Major advancements in the field of electronics, photonics, and wireless communication have enabled the development of compact wearable devices with applications in diverse fields such as sport/fitness, wellness, security and healthcare. Beyond simple applications, such as counting steps, keeping track of calories, and measuring the heart beat, medical wearable devices have much more advanced capabilities, which range from wound healing to cancer early detection and monitoring. Independently of the specific application, on-body wearable devices act as an interface between intra-body information sources (e.g., nanosensors, biological processes) and a user's personal device (e.g., cellphone, tablet). On its turn, such device collects the data, performs data / signal processing, and, in some cases, send the information over the Internet to a remote server, ensuring the user's privacy and confidentiality.
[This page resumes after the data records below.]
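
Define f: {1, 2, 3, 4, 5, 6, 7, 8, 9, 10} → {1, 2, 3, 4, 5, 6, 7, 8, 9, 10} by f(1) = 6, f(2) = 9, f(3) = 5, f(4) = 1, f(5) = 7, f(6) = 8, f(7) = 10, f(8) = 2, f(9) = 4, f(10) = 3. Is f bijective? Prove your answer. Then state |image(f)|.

10

The values 6, 9, 5, 1, 7, 8, 10, 2, 4, 3 are a permutation of {1, 2, 3, 4, 5, 6, 7, 8, 9, 10}: each element appears exactly once.
So f is injective and surjective, hence bijective.
The image of f is {1, 2, 3, 4, 5, 6, 7, 8, 9, 10}, which has 10 elements.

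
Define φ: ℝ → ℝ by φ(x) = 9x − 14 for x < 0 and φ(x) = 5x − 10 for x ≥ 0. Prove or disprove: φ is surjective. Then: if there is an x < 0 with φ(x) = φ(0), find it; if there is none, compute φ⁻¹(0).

Both pieces are strictly increasing (slopes 9 and 5), so each is injective on its own interval.
The left piece maps (−∞, 0) onto (−∞, −14); the right piece maps [0, ∞) onto [−10, ∞).
The union (−∞, −14) ∪ [−10, ∞) omits the interval between −14 and −10; in particular −14 has no preimage. So φ is not surjective.
Because the two images are disjoint, no x < 0 has φ(x) = φ(0), so we compute φ⁻¹(0): 0 lies in [−10, ∞), so solve 5x − 10 = 0: x = (0 + 10)/5 = 2.

2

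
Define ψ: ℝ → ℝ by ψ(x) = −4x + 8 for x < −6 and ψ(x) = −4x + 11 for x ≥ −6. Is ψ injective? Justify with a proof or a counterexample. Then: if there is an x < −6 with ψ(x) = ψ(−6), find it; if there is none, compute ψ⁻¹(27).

Both pieces are strictly decreasing (slopes −4 and −4), so each is injective on its own interval.
The left piece maps (−∞, −6) onto (32, ∞); the right piece maps [−6, ∞) onto (−∞, 35].
These images overlap. In particular ψ(−6) = 35 (right piece), and solving −4x + 8 = 35 on the left piece gives x = −27/4 < −6.
So ψ(−27/4) = ψ(−6) with −27/4 ≠ −6, and ψ is not injective. This x = −27/4 is the requested value below −6.

-27/4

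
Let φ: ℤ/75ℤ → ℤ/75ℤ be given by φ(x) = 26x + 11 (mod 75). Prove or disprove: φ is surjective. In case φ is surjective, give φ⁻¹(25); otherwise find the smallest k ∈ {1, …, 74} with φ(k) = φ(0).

64

Since gcd(26, 75) = 1, 26 is invertible modulo 75. Euclid's algorithm: 75 = 2·26 + 23, 26 = 1·23 + 3, 23 = 7·3 + 2, 3 = 1·2 + 1; back-substituting gives 1 = 26·26 − 9·75, so 26⁻¹ ≡ 26 (mod 75).
Then y ↦ 26(y − 11) is a two-sided inverse to φ, so every y ∈ ℤ/75ℤ has a preimage.
Therefore φ is surjective.
Since φ is surjective, we compute φ⁻¹(25): solve 26x + 11 ≡ 25 (mod 75), i.e. 26x ≡ 14 (mod 75).
Multiplying by 26⁻¹ = 26 gives x ≡ 26·14 = 364 = 4·75 + 64 ≡ 64 (mod 75).
Check: φ(64) = 26·64 + 11 = 1675 = 22·75 + 25 ≡ 25 (mod 75).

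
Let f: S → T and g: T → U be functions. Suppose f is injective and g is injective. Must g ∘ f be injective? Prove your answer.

Suppose (g ∘ f)(u) = (g ∘ f)(v), i.e. g(f(u)) = g(f(v)).
Since g is injective, f(u) = f(v). Since f is injective, u = v. Thus g ∘ f is injective.

injective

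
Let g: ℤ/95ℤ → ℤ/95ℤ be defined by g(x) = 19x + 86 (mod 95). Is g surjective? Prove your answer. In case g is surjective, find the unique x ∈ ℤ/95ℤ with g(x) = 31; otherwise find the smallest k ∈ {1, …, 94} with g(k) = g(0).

5

By definition, surjectivity means every element of the codomain has a preimage under g.
Since gcd(19, 95) = 19, we have 19x ≡ 0 (mod 19) for all x, so g(x) ≡ 10 (mod 19).
But 0 ≢ 10 (mod 19), so 0 ∈ ℤ/95ℤ has no preimage. Hence g is not surjective.
Since g is not surjective, we find the least positive k with g(k) = g(0): this means 19k ≡ 0 (mod 95), i.e. 95 ∣ 19k. Since gcd(19, 95) = 19, dividing through by 19 this holds exactly when 5 ∣ k.
The smallest positive such k is 5.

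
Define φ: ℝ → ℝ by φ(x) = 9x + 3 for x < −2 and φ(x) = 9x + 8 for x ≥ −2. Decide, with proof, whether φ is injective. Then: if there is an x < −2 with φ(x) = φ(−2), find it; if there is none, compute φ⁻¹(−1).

-1

Both pieces are strictly increasing (slopes 9 and 9), so each is injective on its own interval.
The left piece maps (−∞, −2) onto (−∞, −15); the right piece maps [−2, ∞) onto [−10, ∞).
These images are disjoint, so no value is attained by both pieces. Therefore φ is injective.
Because the two images are disjoint, no x < −2 has φ(x) = φ(−2), so we compute φ⁻¹(−1): −1 lies in [−10, ∞), so solve 9x + 8 = −1: x = (−1 − 8)/9 = −1.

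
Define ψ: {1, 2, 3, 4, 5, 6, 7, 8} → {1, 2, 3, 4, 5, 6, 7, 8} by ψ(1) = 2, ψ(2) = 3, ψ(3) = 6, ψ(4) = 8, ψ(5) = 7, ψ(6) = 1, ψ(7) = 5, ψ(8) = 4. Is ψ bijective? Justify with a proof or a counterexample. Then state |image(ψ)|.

The values 2, 3, 6, 8, 7, 1, 5, 4 are a permutation of {1, 2, 3, 4, 5, 6, 7, 8}: each element appears exactly once.
So ψ is injective and surjective, hence bijective.
The image of ψ is {1, 2, 3, 4, 5, 6, 7, 8}, which has 8 elements.

8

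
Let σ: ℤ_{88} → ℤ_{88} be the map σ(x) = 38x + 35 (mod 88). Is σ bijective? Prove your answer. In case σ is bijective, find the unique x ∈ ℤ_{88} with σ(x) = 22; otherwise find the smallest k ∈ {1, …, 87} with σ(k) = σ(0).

We have gcd(38, 88) = 2 > 1. Taking s = 0 and t = 44: σ(0) = 35 and σ(44) = 38·44 + 35 = 1707 ≡ 35 (mod 88).
So σ(0) = σ(44) while 0 ≠ 44, thus σ is not injective, hence not bijective.
Since σ is not bijective, we find the least positive k with σ(k) = σ(0): this means 38k ≡ 0 (mod 88), i.e. 88 ∣ 38k. Since gcd(38, 88) = 2, dividing through by 2 this holds exactly when 44 ∣ 19k, and as gcd(19, 44) = 1, exactly when 44 ∣ k.
The smallest positive such k is 44.

44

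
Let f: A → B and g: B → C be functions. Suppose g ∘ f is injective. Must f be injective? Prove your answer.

Suppose f(u) = f(v). Applying g: (g ∘ f)(u) = (g ∘ f)(v). Since g ∘ f is injective, u = v. Thus f is injective.

injective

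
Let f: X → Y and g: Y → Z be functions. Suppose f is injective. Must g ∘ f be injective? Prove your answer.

not injective

No. Take X = Y = Z = {0, 1}, f = identity (injective), and g(x) = 0 for every x.
Then (g ∘ f)(0) = 0 = (g ∘ f)(1) with 0 ≠ 1, so g ∘ f is not injective.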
The objective of the proposed project is to create an ecosystem (hardware + software) able to provide wireless connectivity to wearable medical devices and, thus, interface the nano and macro scales for advanced healthcare applications. Contributions will be made in terms of nano-to-macro interface hardware design; development of medical-grade communication mechanisms for bio-data collection and sharing, including firmware development for wearable devices; and software/hardware integration.

With the support of the Empire State Development, Buffalo Institute for Genomics (BIG) and Data Analytics, and Garwood Medical Devices, Inc. (2016-2020).